Spicy Auntie has no problem with technology. I love a good tracker, a smart reminder, even a neatly organised Q&A. But when an app like Baby Tree starts positioning itself as the emotional midwife, moral compass and biological oracle for millions of families, we should all pause and ask: who exactly is raising our children here — parents, grandparents, doctors… or shareholders?
Let’s be honest. Parenting existed long before push notifications, affiliate links and “expert advice” conveniently placed next to shopping carts. In China, babies were raised through extended families, communities, neighbourhood aunties, trial and error, and yes, plenty of unsolicited wisdom. Not all of it was good, but at least it wasn’t sponsored. Now we’ve outsourced confidence, instinct and even common sense to platforms quietly controlled by infant-formula manufacturers — the same industry that has spent decades convincing parents that mothers’ bodies are never quite good enough on their own.
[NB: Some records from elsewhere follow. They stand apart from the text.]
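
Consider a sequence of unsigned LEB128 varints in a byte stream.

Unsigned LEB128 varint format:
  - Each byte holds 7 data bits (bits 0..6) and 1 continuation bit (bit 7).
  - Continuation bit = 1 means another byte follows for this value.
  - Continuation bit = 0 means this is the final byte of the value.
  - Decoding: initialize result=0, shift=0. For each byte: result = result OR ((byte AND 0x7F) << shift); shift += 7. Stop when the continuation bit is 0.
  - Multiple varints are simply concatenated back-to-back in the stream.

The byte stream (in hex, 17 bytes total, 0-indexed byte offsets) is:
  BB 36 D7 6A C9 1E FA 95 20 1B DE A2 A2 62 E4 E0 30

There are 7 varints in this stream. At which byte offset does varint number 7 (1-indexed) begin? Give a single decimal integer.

  byte[0]=0xBB cont=1 payload=0x3B=59: acc |= 59<<0 -> acc=59 shift=7
  byte[1]=0x36 cont=0 payload=0x36=54: acc |= 54<<7 -> acc=6971 shift=14 [end]
Varint 1: bytes[0:2] = BB 36 -> value 6971 (2 byte(s))
  byte[2]=0xD7 cont=1 payload=0x57=87: acc |= 87<<0 -> acc=87 shift=7
  byte[3]=0x6A cont=0 payload=0x6A=106: acc |= 106<<7 -> acc=13655 shift=14 [end]
Varint 2: bytes[2:4] = D7 6A -> value 13655 (2 byte(s))
  byte[4]=0xC9 cont=1 payload=0x49=73: acc |= 73<<0 -> acc=73 shift=7
  byte[5]=0x1E cont=0 payload=0x1E=30: acc |= 30<<7 -> acc=3913 shift=14 [end]
Varint 3: bytes[4:6] = C9 1E -> value 3913 (2 byte(s))
  byte[6]=0xFA cont=1 payload=0x7A=122: acc |= 122<<0 -> acc=122 shift=7
  byte[7]=0x95 cont=1 payload=0x15=21: acc |= 21<<7 -> acc=2810 shift=14
  byte[8]=0x20 cont=0 payload=0x20=32: acc |= 32<<14 -> acc=527098 shift=21 [end]
Varint 4: bytes[6:9] = FA 95 20 -> value 527098 (3 byte(s))
  byte[9]=0x1B cont=0 payload=0x1B=27: acc |= 27<<0 -> acc=27 shift=7 [end]
Varint 5: bytes[9:10] = 1B -> value 27 (1 byte(s))
  byte[10]=0xDE cont=1 payload=0x5E=94: acc |= 94<<0 -> acc=94 shift=7
  byte[11]=0xA2 cont=1 payload=0x22=34: acc |= 34<<7 -> acc=4446 shift=14
  byte[12]=0xA2 cont=1 payload=0x22=34: acc |= 34<<14 -> acc=561502 shift=21
  byte[13]=0x62 cont=0 payload=0x62=98: acc |= 98<<21 -> acc=206082398 shift=28 [end]
Varint 6: bytes[10:14] = DE A2 A2 62 -> value 206082398 (4 byte(s))
  byte[14]=0xE4 cont=1 payload=0x64=100: acc |= 100<<0 -> acc=100 shift=7
  byte[15]=0xE0 cont=1 payload=0x60=96: acc |= 96<<7 -> acc=12388 shift=14
  byte[16]=0x30 cont=0 payload=0x30=48: acc |= 48<<14 -> acc=798820 shift=21 [end]
Varint 7: bytes[14:17] = E4 E0 30 -> value 798820 (3 byte(s))

Answer: 14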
And then comes the so-called “advice.” Breastfeeding will make women’s breasts larger? Are we parenting or running a late-night variety show for male fantasies? This is the kind of nonsense that gets dressed up as 科普 (kēpǔ, “science popularisation”), while recycling old, tired gender scripts: women as bodies, men as observers, babies as consumers. Auntie is not amused.
China’s fertility crisis looms in the background of all this, and the response seems to be: more apps, more metrics, more pressure. Track your ovulation. Track your bump. Track your baby’s sleep. Track your emotions — but only the acceptable ones. Meanwhile, the real issues remain untouched: work cultures that punish mothers, housing costs that terrify young couples, and domestic labour that still magically “belongs” to women.
What worries Auntie most is not the bad advice itself — bad advice has always existed — but the authority granted to it. Apps feel neutral, scientific, inevitable. Algorithms speak with confidence. And when they are intertwined with commerce, they don’t just inform; they nudge, they normalise, they sell. Parenting becomes a product, anxiety becomes a revenue stream, and uncertainty is monetised.
Let me say this plainly: parents do not need an app to love their children. They need time, support, truthful medical information, and the freedom to make mistakes without being shamed by comment sections or data dashboards. China does not need digital nannies sponsored by formula brands. It needs trust in families, respect for women’s bodies, and policies that make raising a child less punishing — emotionally and economically.
So no, my friends. We don’t need Baby Tree to grow our babies. What we need is a little less tech paternalism, a lot more honesty, and the courage to unplug — just enough — to remember that parenting is human, messy, imperfect, and absolutely not a business model.